There is a major difference between a Business Data Steward and a Project Data Steward: the Project Data Steward is not responsible for the decisions about the data. This distinction is important, because once a Project Data Steward gains some experience and gets to know the data, there can be a tendency to start making decisions on his or her own. This sort of behavior must be nipped in the bud, because any decision made by the Project Data Steward does not carry the authority of the Business Data Steward or the Data Governance program.

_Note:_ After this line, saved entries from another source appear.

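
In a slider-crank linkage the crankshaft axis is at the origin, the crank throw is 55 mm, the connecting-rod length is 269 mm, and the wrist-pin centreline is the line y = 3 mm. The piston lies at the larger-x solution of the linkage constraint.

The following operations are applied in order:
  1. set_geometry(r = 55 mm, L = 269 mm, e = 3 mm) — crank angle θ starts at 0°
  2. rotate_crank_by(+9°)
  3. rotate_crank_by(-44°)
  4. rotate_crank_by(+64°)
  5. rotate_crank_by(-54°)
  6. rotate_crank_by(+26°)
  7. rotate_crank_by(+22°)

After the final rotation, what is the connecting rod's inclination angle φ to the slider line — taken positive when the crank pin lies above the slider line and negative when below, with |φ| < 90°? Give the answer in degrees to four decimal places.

set_geometry: r = 55 mm, L = 269 mm, e = 3 mm; θ ← 0°
rotate_crank_by(+9°): θ ← 0° +9° = 9°
rotate_crank_by(-44°): θ ← 9° -44° = -35°
rotate_crank_by(+64°): θ ← -35° +64° = 29°
rotate_crank_by(-54°): θ ← 29° -54° = -25°
rotate_crank_by(+26°): θ ← -25° +26° = 1°
rotate_crank_by(+22°): θ ← 1° +22° = 23°
crank pin P = (r cos θ, r sin θ) = (50.627767, 21.490212)
h = r sin θ − e = 21.490212 − 3 = 18.490212
sin φ = h / L = 18.490212 / 269 = 0.06873685
φ = arcsin(0.06873685) = 3.941439°

3.9414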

The Project Data Steward is responsible for:

- Recognizing and recording issues and questions that require the input of the Business Data Steward.

- Coordinating the list of issues and questions with other Project Data Stewards, because multiple projects may well come up with the same issues and questions.

- Presenting the list to the appropriate Business Data Stewards and recording decisions and input.

- Providing the results as input back to the project.

Domain Data Stewards

One of the key Business Data Stewardship responsibilities is to assign ownership of key business data to the appropriate business area. In many cases the ownership should be clear. In an insurance company, for example, claims data is owned by the claims area, policies are owned by underwriting, and the risk models are owned by actuarial (or their equivalent). This determination (as we’ll discuss more in Chapter 6) mostly comes from which business function’s business would experience a significant change if the meaning or business rules for the data element were to change. But what about data that is so intrinsic to the operation of multiple business functions that it simply can’t be owned by just one? A classic example of this is “customer,” but other master data often falls into this category as well.

One possible way to solve this problem is to designate a Domain Data Steward. The Domain Data Steward is the official steward of the shared data, but is also responsible for keeping track of which business functions have a stake in that data and reaching an agreement with those stewards on any proposed changes. The Domain Data Steward must document the list of consulted business functions, and is responsible for convening meetings or finding other ways to reach consensus on changes, then recording those changes just as any Business Data Steward would do. A Domain Data Steward may be one of the “regular” Business Data Stewards (as long as everyone trusts that person!), but is often a member of the DGPO assigned to handle these duties.

Operational Data Stewards

Operational Data Stewards are “helpers” for Business Data Stewards. They can step in on some of the duties that mesh with their jobs. For example, they can help ensure that data creation rules are followed, or assist with researching issues. Oftentimes, Operational Data Stewards are people who work on the frontlines, and see early opportunities where improved data quality would benefit certain groups. Business Data Stewards can designate Operational Data Stewards to help them, though the Business Data Stewards remain responsible for the data owned by their business area.

Summary

There are a variety of different types of Data Stewards, including Business, Technical, Project, Domain, and Operational Data Stewards. Each type of steward has a set of responsibilities as summarized in Table 2.1. These stewards all need to work together (as detailed in Figure 2.1) to get the data fully stewarded.